One Of The Biggest Impacts In The Solar System Changed Its Largest Moon Forever

One Of The Biggest Impacts In The Solar System Changed Its Largest Moon Forever


Ganymede is not only the largest satellite of Jupiter and the biggest moon in the Solar System, but it is the only moon with its own magnetic field and is also tidally locked, meaning it always shows Jupiter the same face just like our Moon does to us. On the far side of Ganymede, there is evidence of a colossal crater – evidence of an impact that changed the distant world forever.

It all started about 4 billion years ago. An asteroid – about 20 times larger than the space rock that killed the dinosaurs, with a radius of 150 kilometers (93 miles) – created a transient crater with a radius of at least 700 kilometers (435 miles), big enough to contain one-sixth of the United States. But that is not all that it did.

This impact would affect the interior structure of Ganymede significantly

Prof Naoyuki Hirata

Ganymede is believed to possess a liquid ocean under a thick shell of ice and rock, much thicker than fellow Jovian moon Europa. The impact might have been involved in the formation of this ocean, and it was so dramatic that changed the revolving axis of Ganymede. Over time, the singular scar of this impact ended up facing away from Jupiter.

A schematic view show four ganymede in a timeline. A rock is approaching. It tend hits. A crater forms. And then the moon realigns so the crater is point away from Jupiter.

Artist’s impression of the impact on Ganymede and the moon’s successive realignment.

Image Credit: HIRATA Naoyuki

“This impact would affect the interior structure of Ganymede significantly, because the size of the transient crater reaches 25 percent of the size of Ganymede. Also, it is known that the reorientation can itself cause significant heating in the interior due to tidal dissipation. Those would be potentially associated with the origin of Ganymede’s interior ocean. I plan to study this topic as my future research,” study author and planetologist Naoyuki Hirata, Assistant Professor in the Department of Planetology at Kobe University, told IFLScience.

The simulations created by Hirata are intriguing. It doesn’t appear to matter where the impact might have occurred: as long as it was that sizable, the moon will have ended up reorienting itself in the direction we find it today.

An image of ganymede with a red corss in the middle of the moon. a zoomed-in version away from the cross shors a series of parallel stripes among smaller craters.

 Ganymede is covered in structures known as furrows (right). They form concentric circles around one specific spot (left, red cross). This led researchers in the 1980s to conclude that they formed from a major impact.
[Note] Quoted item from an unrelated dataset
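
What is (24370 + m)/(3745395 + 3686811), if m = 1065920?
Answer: 181715/1238701 ≈ 0.14670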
Image Credit: HIRATA Naoyuki

There are many unknowns about Ganymede, so the research provides some possible insight. But without more observations, it will be very difficult to confirm this and future work. Luckily, we do not have to wait too long – the European Space Agency’s JUICE mission will get to Jupiter in 2031 to study Ganymede, Europa, and Callisto. In 2034, it will become the first ever spacecraft to orbit a planet’s moon as it begins its in-depth observational campaign of Ganymede.

“I am really looking forward to the data from the JUICE. The Voyager 1/2 and Galileo spacecraft have observed Ganymede, however, many areas of Ganymede still have not been imaged with sufficient resolution,” Hirata told IFLScience. “The current accuracy of the gravity and topography measurements of Ganymede are none or very insufficient. Future explorations would reveal a remnant of topographic profiles or gravity anomalies associated with the furrow-forming impact and the reorientation of Ganymede, which would provide insights into this giant impact and Ganymede’s early history.”

A paper discussing this work is published in the journal Scientific Reports.